When get_allowed_on_site()
fires in class-wp-theme.php, and $current
evaluates to false, we use get_blog_option( $blog_id, 'allowedthemes' )
to grab the data, which looks first to an object cache key that is not set on update in site-themes.php:
$key = $blog_id . '-' . $setting . '-blog_option'
When object cache is not available, this falls back to get_option()
, which pulls the data as intended.
This patch modifies site-themes.php to use update_blog_option( $id, 'allowedthemes', $allowed_themes )
. This continues to set the original update_option()

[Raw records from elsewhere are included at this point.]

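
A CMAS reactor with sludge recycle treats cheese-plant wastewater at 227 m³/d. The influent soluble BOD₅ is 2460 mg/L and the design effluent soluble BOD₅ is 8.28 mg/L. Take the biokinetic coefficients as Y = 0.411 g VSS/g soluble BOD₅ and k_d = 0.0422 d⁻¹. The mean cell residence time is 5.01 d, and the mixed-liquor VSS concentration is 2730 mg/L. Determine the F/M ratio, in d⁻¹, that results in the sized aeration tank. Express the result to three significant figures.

F/M ≈ 0.590 d⁻¹

Rearranging the biomass balance for a CMAS with decay, V = Y·Q·ΔS·θ_c / [X·(1+k_d θ_c)] = 0.411 × 227 × (2460 − 8.28) × 5.01 / [2730 × (1 + 0.0422 × 5.01)] = 1.15×10^6 / 3307 = 346.5 m³.
F/M = applied load / biomass = Q·S₀/(V·X) = 227 × 2460 / (346.5 × 2730) = 0.5903 d⁻¹.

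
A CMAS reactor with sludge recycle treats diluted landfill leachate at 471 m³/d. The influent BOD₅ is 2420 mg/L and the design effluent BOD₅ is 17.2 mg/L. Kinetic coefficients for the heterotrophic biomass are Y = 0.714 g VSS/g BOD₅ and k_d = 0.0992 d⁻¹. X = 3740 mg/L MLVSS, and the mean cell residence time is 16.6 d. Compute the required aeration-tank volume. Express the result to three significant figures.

From the SRT design equation V = Y Q (S₀−S) θ_c / [X (1 + k_d θ_c)] = 0.714 × 471 × (2420 − 17.2) × 16.6 / [3740 × (1 + 0.0992 × 16.6)] = 1.34×10^7 / 9899 = 1355 m³.

V ≈ 1360 m³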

but provides for the correct cache key/value as well.
Attachments (6)
Change History (20)
#1
@
13 years ago
- Component changed from Multisite to Cache
- Keywords needs-patch added; has-patch removed
- Milestone changed from Awaiting Review to 3.5
#2
@
13 years ago
- Keywords has-patch added; needs-patch removed
Good point.
21270.2.diff also removes switch_to_blog()
and restore_current_blog()
and replaces get_option()
with get_blog_option()
.
#3
@
13 years ago
wordpress.com uses switch_to_blog(), get_option(), restore_current_blog() in get_blog_option() and totally ignores the site-options cache. The site-options cache and get_blog_option() are insane.
#4
@
13 years ago
- Owner set to ryan
- Resolution set to fixed
- Status changed from new to closed
In [21357]:
#6
@
13 years ago
Switching to blog for each individual option triggers my spidey-sense, that this may not perform very well. We rely on these functions heavily in BuddyPress to get root-blog options when on non-root sites. Do we have any benchmarks to indicate what difference this makes?
#7
@
13 years ago
wordpress.com has done switch and restore for three years. It's a pretty good performance testbed. Regardless, I'll take a hit in performance over cache duplication and poisoning.
#8
@
13 years ago
The logical comparisons for $id
and get_current_blog_id()
would make more sense to me in the opposite order (function then variable). That would be what Yoda suggests, but (more importantly I think) it would also make those lines easier to distinguish from the preceding lines that set $id = get_current_blog_id()
.
#11
@
13 years ago
- Resolution fixed deleted
- Status changed from closed to reopened
Re-opening this for some further discussion:
- _blog_option() was never good, but these changes do highlight some problems because a switch_to_blog() clears the local cache. If you don't have a persistent backend, this means a single get_blog_option() wipes out most of your cache for the rest of the page.
- We should remove all usage of _blog_option() in core.
- We should deprecate _blog_option() in favor of "switch_to_blog(), get_option()" to ensure that people actually do realize that get_blog_option() is no less expensive.
- We should improve our default caching backend to have a way to init it for a single blog, without losing the existing local cache.
#12
@
13 years ago
nacin beat me to it. My comment:
Actually, this can cause quite a few extra queries when running without a persistent cache. switch_to_blog() calls wp_cache_init() which obliterates the wp cache instance. With a persistent cache this simply means some extra cache trips to repopulate the local cache after calling restore_current_blog(). Without persistence this means db queries to repopulate local cache. nacin and I discussed a softer init that maintains a stack of pointers to existing cache objects.
These functions should be deprecated and switch_to_blog()/get_option()/restore_to_blog() should be used instead. This way multiple option calls can be done within one switch_to_blog() instead of switching and restoring for every *_blog_option() call.
If we use update_site_option(), we can drop the switch_to_blog() / restore_current_blog() which would be done internally now.
It would make sense to do this even without the caching benefit, so +1.